Toujours en 1920, l'AICA inspire la constitution d'une Caisse Interprofessionnelle d'Allocations Familiales qui met en place un "sur-salaire", une allocation pour charge de famille. En 1926, une allocation maladie est mise en place.
C'est dans ces années-là que se rencontrent Antoine Goiffon et Aymé Bernard, ainsi qu'en témoigne cette dédicace sur un ouvrage publié par Aymé Bernard en 1953 :
"Au Président Goiffon, en souvenir de trente années de cordiale collaboration"
Aymé Bernard – L'Entreprise et ses Hommes – Ed.Berger-Levrault- 1953
Il faut attendre 1928 pour que, s'inspirant du modèle allemand, la loi sur les assurances sociales voit le jour. Elle couvre les risques : vieillesse, invalidité, maladie et maternité, et n'est pas encore obligatoire.

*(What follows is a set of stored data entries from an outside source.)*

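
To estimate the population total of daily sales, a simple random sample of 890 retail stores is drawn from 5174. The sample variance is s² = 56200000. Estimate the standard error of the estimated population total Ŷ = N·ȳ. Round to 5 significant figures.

1.1831 × 10^6

Var(Ŷ) = N²·Var(ȳ) = N²·(1 − n/N)·s²/n.
f = 890/5174 = 0.17201392; Var(ȳ) = 0.82798608·56200000/890 = 52284.065.
Var(Ŷ) = 5174² · 52284.065 = 1.3996589 × 10^12.
SE(Ŷ) = √(1.3996589 × 10^12) = 1.1831 × 10^6.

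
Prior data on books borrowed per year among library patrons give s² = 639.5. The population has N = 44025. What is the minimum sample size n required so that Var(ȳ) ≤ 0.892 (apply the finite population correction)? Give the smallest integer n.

Without fpc, n₀ = s²/D = 639.5/0.892 = 716.9283.
With fpc, (1 − n/N)·s²/n ≤ D requires n ≥ n₀/(1 + n₀/N) = 716.9283/(1 + 716.9283/44025) = 705.4405.
Rounding up, n = 706.

706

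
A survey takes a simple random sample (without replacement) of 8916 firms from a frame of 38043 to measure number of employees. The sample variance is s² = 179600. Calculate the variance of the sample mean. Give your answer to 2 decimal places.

15.42

Under SRS without replacement, Var(ȳ) = (1 − f)·s²/n with f = n/N = 8916/38043 = 0.23436637.
Var(ȳ) = (1 − 0.23436637)·179600/8916 = 0.76563363·20.143562 = 15.422589.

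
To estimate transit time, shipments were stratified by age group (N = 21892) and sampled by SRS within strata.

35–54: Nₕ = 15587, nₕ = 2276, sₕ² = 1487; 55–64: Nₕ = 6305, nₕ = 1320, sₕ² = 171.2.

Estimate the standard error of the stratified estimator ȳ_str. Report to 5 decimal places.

0.53976

Var(ȳ_str) = Σₕ Wₕ²(1 − fₕ)sₕ²/nₕ with Wₕ = Nₕ/N, N = 21892.
35–54: Wₕ = 0.71199525; term = 0.71199525²·(1 − 0.14601912)·1487/2276 = 0.28284014.
55–64: Wₕ = 0.28800475; term = 0.28800475²·(1 − 0.20935765)·171.2/1320 = 0.0085056832.
Sum = 0.29134582.
SE = √(0.29134582) = 0.53976.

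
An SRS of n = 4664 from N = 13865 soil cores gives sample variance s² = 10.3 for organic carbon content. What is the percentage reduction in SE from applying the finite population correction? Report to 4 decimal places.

f = n/N = 4664/13865 = 0.33638658.
SE_no-fpc = √(s²/n) = 0.046993668; SE_fpc = √((1−f)s²/n) = 0.038282203.
Ratio = √(1−f) = 0.81462471. Reduction = 100·(1 − 0.81462471) = 18.5375%.

18.5375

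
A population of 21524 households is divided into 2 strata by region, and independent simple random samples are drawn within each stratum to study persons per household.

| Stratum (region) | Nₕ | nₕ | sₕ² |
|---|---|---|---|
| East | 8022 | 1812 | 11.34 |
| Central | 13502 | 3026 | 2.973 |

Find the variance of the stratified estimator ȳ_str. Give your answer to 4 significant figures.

9.729 × 10^-4

Var(ȳ_str) = Σₕ Wₕ²(1 − fₕ)sₕ²/nₕ with Wₕ = Nₕ/N, N = 21524.
East: Wₕ = 0.37270024; term = 0.37270024²·(1 − 0.22587883)·11.34/1812 = 6.7295055 × 10^-4.
Central: Wₕ = 0.62729976; term = 0.62729976²·(1 − 0.22411495)·2.973/3026 = 2.9996709 × 10^-4.
Sum = 9.7291764 × 10^-4.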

En 1929, Aymé Bernard, entre par mariage dans la famille Streichenberger, négociants en charbons, dont Rodolphe, beau-père d'Aymé est Président de la Chambre Syndicale des Marchands de Charbon en Gros de Lyon.

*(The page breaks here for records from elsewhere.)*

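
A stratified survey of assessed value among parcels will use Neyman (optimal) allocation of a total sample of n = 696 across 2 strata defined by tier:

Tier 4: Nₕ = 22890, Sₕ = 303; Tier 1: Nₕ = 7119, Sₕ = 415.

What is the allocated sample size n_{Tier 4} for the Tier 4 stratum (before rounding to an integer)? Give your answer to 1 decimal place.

488.1

Neyman allocation: nₕ = n·NₕSₕ / Σⱼ NⱼSⱼ.
Σ NⱼSⱼ = 22890·303 + 7119·415 = 9.890055 × 10^6.
n_{Tier 4} = 696·22890·303 / (9.890055 × 10^6) = 488.1.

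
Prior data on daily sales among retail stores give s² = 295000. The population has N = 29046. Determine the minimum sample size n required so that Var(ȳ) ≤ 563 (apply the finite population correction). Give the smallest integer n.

Without fpc, n₀ = s²/D = 295000/563 = 523.9787.
With fpc, (1 − n/N)·s²/n ≤ D requires n ≥ n₀/(1 + n₀/N) = 523.9787/(1 + 523.9787/29046) = 514.6938.
Rounding up, n = 515.

515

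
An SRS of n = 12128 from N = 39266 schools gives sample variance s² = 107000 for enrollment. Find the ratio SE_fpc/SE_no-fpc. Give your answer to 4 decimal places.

0.8313

f = n/N = 12128/39266 = 0.30886772.
SE_no-fpc = √(s²/n) = 2.9702793; SE_fpc = √((1−f)s²/n) = 2.4693229.
Ratio = √(1−f) = 0.83134366.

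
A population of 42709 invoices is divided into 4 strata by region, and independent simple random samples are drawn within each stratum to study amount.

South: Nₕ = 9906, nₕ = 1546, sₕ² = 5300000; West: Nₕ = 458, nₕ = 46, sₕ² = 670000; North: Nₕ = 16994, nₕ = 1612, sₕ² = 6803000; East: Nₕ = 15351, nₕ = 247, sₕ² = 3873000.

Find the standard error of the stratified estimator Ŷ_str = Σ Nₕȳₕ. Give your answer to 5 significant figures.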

Dès 1930, il est le principal porte-parole de l'AICA. En 1932, les allocations sont obligatoires pour tout travailleur salarié.

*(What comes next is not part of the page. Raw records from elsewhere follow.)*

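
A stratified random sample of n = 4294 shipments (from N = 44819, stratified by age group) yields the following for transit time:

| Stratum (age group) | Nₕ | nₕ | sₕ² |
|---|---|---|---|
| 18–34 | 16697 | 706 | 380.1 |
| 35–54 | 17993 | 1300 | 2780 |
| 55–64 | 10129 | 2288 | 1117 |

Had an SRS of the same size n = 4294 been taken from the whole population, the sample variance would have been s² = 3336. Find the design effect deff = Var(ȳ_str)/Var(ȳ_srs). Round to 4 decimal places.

0.5845

Var(ȳ_str) = Σ Wₕ²(1−fₕ)sₕ²/nₕ with Wₕ = Nₕ/44819:
  18–34: (16697/44819)²·(1−706/16697)·380.1/706 = 0.071562073
  35–54: (17993/44819)²·(1−1300/17993)·2780/1300 = 0.31975334
  55–64: (10129/44819)²·(1−2288/10129)·1117/2288 = 0.01930238
  → Var(ȳ_str) = 0.41061779.
Var(ȳ_srs) = (1 − 4294/44819)·3336/4294 = 0.70246528.
deff = 0.41061779 / 0.70246528 = 0.5845.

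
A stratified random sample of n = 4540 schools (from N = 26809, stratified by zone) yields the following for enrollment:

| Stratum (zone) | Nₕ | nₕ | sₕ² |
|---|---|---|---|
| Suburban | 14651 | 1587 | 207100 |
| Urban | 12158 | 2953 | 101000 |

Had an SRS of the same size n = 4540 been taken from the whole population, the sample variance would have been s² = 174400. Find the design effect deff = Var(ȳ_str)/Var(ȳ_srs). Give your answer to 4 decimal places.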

Les initiatives se poursuivent : 1936 Comité de loisirs et un service d'hygiène industriel. En 1939, avec le concours financier de plusieurs industriels, c'est la création de la Médecine du Travail.
En 1936, il participe activement aux accords de Matignon, il est l'un des douze arbitres du camp patronal pour l'exécution de ces accords (semaine de quarante heures, quinze jours de congés payés, augmentation des salaires de sept à quinze pour cent)
En 1937 est créée la Caisse Interprofessionnelle des Cadres sous la présidence d'Antoine Goiffon, on cite l'intervention d'Aymé Bernard. Ils ont respectivement : Président de la Caisse Centrale des Allocations Familiales, et Directeur de la caisse de Compensation de la Région Lyonnaise.
En 1938, Aymé Bernard est reconnu comme le plus brillant orateur du patronat français. Il est très écouté.
Après la Seconde Guerre mondiale, la loi de 1945 regroupant les Allocations familiales, les Assurances sociales et les Allocations Vieillesse sous un même vocable "Sécurité Sociale", l'AICA ne répond plus aux mêmes besoins et en 1983 est remplacée par le GIL (Groupement Interprofessionnel Lyonnais).
En retraite, Aymé Bernard n'est pas inactif, il est administrateur de nombre de grandes entreprises lyonnaises ce qui l'amènera à voyager dans de nombreux pays.
Prophète et visionnaire, en 1953, il dit :
- "…jamais les hommes n'ont eu à leur service tant de force, tant d'engins, tant de moyens pour faire face à la faim et au froid, se vêtir ou se loger, se transporter ou se distraire. Jamais les possibilités de culture intellectuelle et scientifique n'ont été si largement ouvertes. Toutes les conditions du bonheur matériel pourraient être remplies par le plus grand nombre, et cependant…
- …cependant, jamais l'humanité n'a dépensé une telle activité pour préparer sa propre destruction, ni sacrifié à des fins mortelles tant de choses qui pourraient être utiles à la vie, jamais l'effort de l'homme n'a été si vain, puisqu'il n'a jamais connu une pareille inquiétude."
Intellectuel, au sens le plus noble du terme, il a mis au service du développement économique et social de son pays son brillant esprit d'analyse et son remarquable sens de la synthèse pendant toute sa carrière.